Grocery stores and alcohol don’t mix

I strongly agree with the recent letter to the editor from David Holmack disagreeing with the idea of allowing supermarkets to sell alcohol (“Why reward price-gouging grocers?” Dec. 30). The greed machine has already taken over the health care and banking industries and that success has wetted their appetites to rip off even more Americans.

Our elected leaders have failed to protect us. Once a month, I share lunch with friends at a supermarket and I buy a 20-ounce cola that has fluctuated in price from $2.20 to $2.80 and back again. These prices cannot be justified. The grocery lobby must be busy in Annapolis having seen how successful the health care and banking industries have been at convincing state leaders that Maryland voters and taxpayers can be played as suckers. So far, they have been right, but I sense a change is coming as the electorate is fed up.

I also don’t like the way supermarkets treat their employees. Employees who spent most of their careers as cashiers now struggle to stock shelves. Let’s stop pretending that all corporations treat their employees and customers well. It is all about the bottom line.

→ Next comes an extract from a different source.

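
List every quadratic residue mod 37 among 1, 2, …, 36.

1 3 4 7 9 10 11 12 16 21 25 26 27 28 30 33 34 36

Square k = 1,…,18 (k and 37−k give the same square):
1²=1, 2²=4, 3²=9, 4²=16, 5²=25, 6²=36, 7²≡12, 8²≡27, 9²≡7, 10²≡26, 11²≡10, 12²≡33, 13²≡21, 14²≡11, 15²≡3, 16²≡34, 17²≡30, 18²≡28 (mod 37).
So the quadratic residues mod 37 are {1, 3, 4, 7, 9, 10, 11, 12, 16, 21, 25, 26, 27, 28, 30, 33, 34, 36}.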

Now that I have to scan and bag, I should receive a discount — or be placed on the payroll.

— Edward McCarey McDonnell, Baltimore

There are no others like Ron Smith

Count me among those sorely missing former radio talk show host Ron Smith (“Ron Smith is sorely missed on the airwaves,” Dec. 30).

One of my favorite recollections from his program was the time when Smith offered a critical criteria for evaluating a candidate running for office. It was during Pat Buchanan’s bid for the Republican nomination for which he was gaining traction. A caller asked Smith what he thought of the former Richard Nixon speechwriter.

“Well, he irritates all the right people” was his response. By that he meant not only Democrats and the mainstream media, but also big-government, establishment Republicans. And in this modern era, no one does that better than Donald Trump.

I have fervently searched for a suitable replacement on the airwaves, but there isn’t one.

— Dave Reich, Perry Hall

Don’t tie the late Ron Smith to the dreadful Donald Trump

The recent article, “Ron Smith is sorely missed on the airwaves” (Jan. 2), about Ron Smith was an excellent commentary on an outstanding radio personality and analyst of issues great and small. As the headline observed, he “is sorely missed.” However, calling Smith “Trumpian” is an insult to his memory and I’m amazed that his widow (one of the authors of the article) would allow such a calumny to stand.

Smith would have quickly recognized Donald Trump for the blowhard, phony and braying jackass he has always been and never would have supported such a liar and con man. Of course, Richard Vatz, the other author, had to further sully the otherwise enlightening commentary by gratuitously informing the reader that he “voted for Trump.” Of course, he did. Though Vatz proclaims himself to be a “Howard Baker Republican,” his past letters and commentaries have proven that he is far from it.

Former U.S. Senate Minority Leader Baker of Tennessee, who died in 2014, was much too smart to have ever been a supporter of Trump. Ron Smith was great at what he did; Donald Trump not so much.

— Harris Factor, Columbia

Gaza strip searches are objectively inhumane

Strip searches and forced marches when temperatures average between 42 and 53 degrees (as they are right now) is not a time when I would want to be outside in my underwear (“Weather report changes outlook on strip searches,” Dec. 30). At this time, all the people of Gaza are all hungry with many only having one meal a day.

American doctors who have returned from Gaza report every child they saw was malnourished. Withstanding lower temperatures while being malnourished is difficult. There is very little clean water so many children have diarrhea. I hope that people read about what is occurring from other news sources rather than commercialized news.

I listen to Democracy Now and feel much better informed. Thank you, Baltimore Sun, for having a platform to write my thoughts.